Thumbs are up for this as well as the audit of discoms though not for the 50% power subsidy. While some prefer AAP meeting Delhi’s power crisis in a more efficient manner, everyone agrees AAP has taken a step in the right direction by clarifying that the power subsidy is short-term.
“Audit of power companies will help us know the exact price of power. But I don’t think a 50% subsidy for consumption up to 400 units is a good idea. It should’ve been targeted. The poor and well-heeled are benefiting equally. I feel Kejriwal should have invested in subsidizing energy-efficient appliances for households and in renewable energy,” says Chandra Bhushan of Centre for Science and Environment.
While he worries that a sop once announced might be difficult to withdraw, Bhushan hopes Kejriwal has planned for more efficient use of power in future. “It’s good they want to meet 20% of Delhi’s power needs with solar energy in 10 years but it will require a lot of money. Money is limited and planning has to be judicious,” he says.
One of the key measures that AAP government can take up is to quickly finalize Delhi Electricity Regulatory Commission’s net metering proposal released last week and then help large consumers set up solar rooftop systems to offset the load on the grid. Delhi government’s environment department already has a draft solar policy in place. Opinion is divided on whether solar rooftops should be subsidized in Delhi.

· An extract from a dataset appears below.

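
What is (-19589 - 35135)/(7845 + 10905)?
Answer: -27362/9375 ≈ -2.9186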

“Due to sharp decline in solar prices, such projects already make economic sense to consumers (mainly commercial and high-end residential) with high electricity use and high tariff. The policy should focus on removal of procedural hurdles and other barriers in deploying RTPV systems,” suggests Ashwin Gambhir of Prayas Energy Group.
But he, too, is against subsidization. Solar Energy Corporation of India has already started a rooftop PV project. Each watt currently costs Rs 87-90 which means about Rs 90,000 per KW. A small household can run on 2KW but solar rooftops must be implemented for large buildings and establishments to achieve economies of scale.
Abhishek Pratap of Greenpeace India, however, feels the government should subsidize solar rooftops in Delhi to encourage more people to go for it. “The ministry of new and renewable energy already gives a 30% subsidy on solar rooftops. If AAP can add a 10-20% subsidy on panels and batteries, it may push consumers to opt for it as the cost falls dramatically. All this, however, should be done after the discom audit is over and a decision is taken on whether they will continue the current 50% subsidy on conventional power,” he says. The government should consider making solar a “priority lending sector” and banks should also offer soft loans, Pratap suggests.
Though much depends on the audit, all agree that the three months CAG will take to conduct it should be spent developing a robust renewable energy and energy efficiency plan.